I worked on her car. She stayed very near. So, she says, how long did it take you to learn to be a mechanic? Now she is making circles with her ring finger in a blob of oil near the battery. She’s leaning right under the hood with me.
Better watch all that hair, I said, then answered: I picked it up real fast. Think I had a knack for it. I’ve been around a garage all my life, it seemed natural. My dad owned a garage. The oil, the smell of gasoline, the chrome, the black innards of an engine. I was helping with repair work by the time I was twelve.
Were there other girls helping with the repair work? she wants to know.
I laugh. Nope. Just me.
Now she’s fingering the tools. She’s asking me their names, what they’re used for. It’s the sort of conversation that makes you feel good about what you know.
I kind of start enjoying the company. I mean, I still think she’s a little weird, like when she starts asking me about the engine parts. She says, Don’t you think they’re a lot like body parts, like that tube over there that curls underneath that other thing looks like intestines, and that thick curved thing like an arm with a flexed muscle, that big thing in the middle with all the compartments could be the lungs, it even looks like it’s meant for air, and all of it together here under the hood, and us inside it tightening and screwing and greasing.
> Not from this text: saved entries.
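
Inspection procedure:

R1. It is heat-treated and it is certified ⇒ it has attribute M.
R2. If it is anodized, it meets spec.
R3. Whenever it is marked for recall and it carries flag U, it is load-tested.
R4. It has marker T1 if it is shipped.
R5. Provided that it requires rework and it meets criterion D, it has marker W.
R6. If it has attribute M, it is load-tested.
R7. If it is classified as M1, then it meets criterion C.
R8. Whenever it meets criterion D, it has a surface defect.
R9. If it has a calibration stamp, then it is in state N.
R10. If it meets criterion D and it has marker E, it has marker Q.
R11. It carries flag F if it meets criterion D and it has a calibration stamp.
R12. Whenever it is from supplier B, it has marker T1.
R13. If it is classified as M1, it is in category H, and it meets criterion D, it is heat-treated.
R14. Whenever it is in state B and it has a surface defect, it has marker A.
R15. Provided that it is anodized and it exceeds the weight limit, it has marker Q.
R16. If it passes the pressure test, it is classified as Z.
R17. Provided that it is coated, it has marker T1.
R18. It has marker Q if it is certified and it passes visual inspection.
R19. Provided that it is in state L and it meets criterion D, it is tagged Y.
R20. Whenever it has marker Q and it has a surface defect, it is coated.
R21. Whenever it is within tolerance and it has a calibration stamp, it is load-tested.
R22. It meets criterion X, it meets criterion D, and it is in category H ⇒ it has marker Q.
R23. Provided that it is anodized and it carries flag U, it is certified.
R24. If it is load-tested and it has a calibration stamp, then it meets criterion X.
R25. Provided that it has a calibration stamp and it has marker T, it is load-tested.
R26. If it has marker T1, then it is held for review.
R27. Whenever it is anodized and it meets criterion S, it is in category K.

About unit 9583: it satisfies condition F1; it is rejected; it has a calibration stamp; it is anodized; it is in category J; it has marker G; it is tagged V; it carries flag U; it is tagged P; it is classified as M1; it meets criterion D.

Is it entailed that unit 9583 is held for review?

Forward chaining from the given facts derives: meets spec, meets criterion C, has a surface defect, is in state N, carries flag F, is certified.
The only rule concluding "it is held for review" is R26, which needs "it has marker T1"; that is never established.

No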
So now we’re both oily and curious, I guess.
When you were a kid, did your dad teach you other things? You know, like how to throw a baseball?
Not really. Just mechanics. He was real busy. What about you? You look athletic. Those are some shoulders. But I’m lying. My father taught me how to be the man of a house.
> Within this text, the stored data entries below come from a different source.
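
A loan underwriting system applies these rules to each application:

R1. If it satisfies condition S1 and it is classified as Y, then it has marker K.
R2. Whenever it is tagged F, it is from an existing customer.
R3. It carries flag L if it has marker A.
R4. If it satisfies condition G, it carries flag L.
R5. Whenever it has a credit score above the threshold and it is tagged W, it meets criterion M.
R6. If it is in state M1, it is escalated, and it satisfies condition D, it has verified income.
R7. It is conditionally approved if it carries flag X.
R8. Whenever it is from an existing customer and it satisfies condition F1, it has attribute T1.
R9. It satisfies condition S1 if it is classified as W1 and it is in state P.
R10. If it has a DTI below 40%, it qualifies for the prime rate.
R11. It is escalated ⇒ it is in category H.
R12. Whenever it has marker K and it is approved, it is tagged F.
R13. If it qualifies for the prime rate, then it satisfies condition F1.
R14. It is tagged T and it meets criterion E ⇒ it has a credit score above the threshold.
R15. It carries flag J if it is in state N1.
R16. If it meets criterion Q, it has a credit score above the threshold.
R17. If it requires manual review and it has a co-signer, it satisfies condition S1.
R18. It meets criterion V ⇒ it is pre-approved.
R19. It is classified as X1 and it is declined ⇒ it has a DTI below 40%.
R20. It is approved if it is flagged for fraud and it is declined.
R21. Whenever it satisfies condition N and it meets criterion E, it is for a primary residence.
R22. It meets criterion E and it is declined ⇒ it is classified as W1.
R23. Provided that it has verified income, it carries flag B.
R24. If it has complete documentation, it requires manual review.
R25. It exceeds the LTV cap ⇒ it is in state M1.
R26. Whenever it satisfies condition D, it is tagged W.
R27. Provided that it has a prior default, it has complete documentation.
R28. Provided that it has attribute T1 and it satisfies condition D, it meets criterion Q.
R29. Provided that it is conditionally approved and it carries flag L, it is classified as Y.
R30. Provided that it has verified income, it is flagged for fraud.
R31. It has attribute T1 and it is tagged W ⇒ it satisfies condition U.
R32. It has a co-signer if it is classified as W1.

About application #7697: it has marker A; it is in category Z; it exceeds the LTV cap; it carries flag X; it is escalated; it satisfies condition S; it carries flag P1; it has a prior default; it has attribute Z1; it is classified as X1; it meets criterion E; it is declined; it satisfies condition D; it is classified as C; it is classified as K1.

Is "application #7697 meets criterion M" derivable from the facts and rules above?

Yes

By R3 (it has marker A): it carries flag L.
By R7 (it carries flag X): it is conditionally approved.
By R19 (it is classified as X1, it is declined): it has a DTI below 40%.
By R22 (it meets criterion E, it is declined): it is classified as W1.
By R25 (it exceeds the LTV cap): it is in state M1.
By R26 (it satisfies condition D): it is tagged W.
By R27 (it has a prior default): it has complete documentation.
By R29 (it is conditionally approved, it carries flag L): it is classified as Y.
By R32 (it is classified as W1): it has a co-signer.
By R6 (it is in state M1, it is escalated, it satisfies condition D): it has verified income.
By R10 (it has a DTI below 40%): it qualifies for the prime rate.
By R13 (it qualifies for the prime rate): it satisfies condition F1.
By R24 (it has complete documentation): it requires manual review.
By R30 (it has verified income): it is flagged for fraud.
By R17 (it requires manual review, it has a co-signer): it satisfies condition S1.
By R20 (it is flagged for fraud, it is declined): it is approved.
By R1 (it satisfies condition S1, it is classified as Y): it has marker K.
By R12 (it has marker K, it is approved): it is tagged F.
By R2 (it is tagged F): it is from an existing customer.
By R8 (it is from an existing customer, it satisfies condition F1): it has attribute T1.
By R28 (it has attribute T1, it satisfies condition D): it meets criterion Q.
By R16 (it meets criterion Q): it has a credit score above the threshold.
By R5 (it has a credit score above the threshold, it is tagged W): it meets criterion M.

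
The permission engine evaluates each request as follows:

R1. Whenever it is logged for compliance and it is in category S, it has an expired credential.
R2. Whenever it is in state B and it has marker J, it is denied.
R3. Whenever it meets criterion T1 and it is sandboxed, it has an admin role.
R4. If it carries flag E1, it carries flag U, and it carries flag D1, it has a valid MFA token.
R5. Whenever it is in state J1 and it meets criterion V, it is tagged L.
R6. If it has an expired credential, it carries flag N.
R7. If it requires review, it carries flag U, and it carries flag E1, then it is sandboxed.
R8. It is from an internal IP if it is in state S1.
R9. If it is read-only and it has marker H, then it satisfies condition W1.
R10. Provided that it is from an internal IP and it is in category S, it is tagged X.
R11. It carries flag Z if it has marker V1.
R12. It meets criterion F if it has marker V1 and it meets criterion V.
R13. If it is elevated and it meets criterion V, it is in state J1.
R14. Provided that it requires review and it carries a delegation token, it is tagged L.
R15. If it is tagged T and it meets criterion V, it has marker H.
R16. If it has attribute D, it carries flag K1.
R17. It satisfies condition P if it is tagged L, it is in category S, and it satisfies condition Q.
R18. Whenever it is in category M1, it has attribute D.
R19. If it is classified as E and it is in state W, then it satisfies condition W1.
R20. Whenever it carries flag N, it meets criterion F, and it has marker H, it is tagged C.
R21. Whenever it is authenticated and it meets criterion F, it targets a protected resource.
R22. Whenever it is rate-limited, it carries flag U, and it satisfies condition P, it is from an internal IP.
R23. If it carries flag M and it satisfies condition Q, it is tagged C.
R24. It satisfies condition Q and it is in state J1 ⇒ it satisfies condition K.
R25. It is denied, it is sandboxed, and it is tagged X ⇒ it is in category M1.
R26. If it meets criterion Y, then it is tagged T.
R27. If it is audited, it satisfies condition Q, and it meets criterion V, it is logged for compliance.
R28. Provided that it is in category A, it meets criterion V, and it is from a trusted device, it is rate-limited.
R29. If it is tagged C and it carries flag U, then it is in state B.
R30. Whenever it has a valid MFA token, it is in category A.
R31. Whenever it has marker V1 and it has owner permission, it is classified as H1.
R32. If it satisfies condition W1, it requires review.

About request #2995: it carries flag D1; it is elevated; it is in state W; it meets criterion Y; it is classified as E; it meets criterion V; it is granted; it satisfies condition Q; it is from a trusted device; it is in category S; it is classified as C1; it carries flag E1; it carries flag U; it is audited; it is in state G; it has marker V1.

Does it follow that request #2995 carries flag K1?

Forward chaining from the given facts derives: has a valid MFA token, carries flag Z, meets criterion F, is in state J1, satisfies condition W1, satisfies condition K, is tagged T, is logged for compliance, is in category A, requires review, has an expired credential, is tagged L, carries flag N, is sandboxed, has marker H, satisfies condition P, is tagged C, is rate-limited, is in state B, is from an internal IP, is tagged X.
The only rule concluding "it carries flag K1" is R16, which needs "it has attribute D"; that is never established.

No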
I was a very good swimmer.
Good for you.
I guess I was a tomboy. I didn’t have many girl friends. Except for two. One was a cheerleader. The other was a girl nobody else talked to. She had red hair and glasses. She used to sit by herself under a tree all through recess.
I just keep working, even though by now I’m getting horny. I guess it’s the weirdness, the unexpectedness of her. Everybody gets excited by things they aren’t expecting. Not that she scared me, not really, except that now I see she’s holding the lug wrench and swinging it a bit. I’ve read stories, you know? Women are doing strange things these days. I think, Don’t be silly, don’t be so paranoid. She’s weird, not crazy.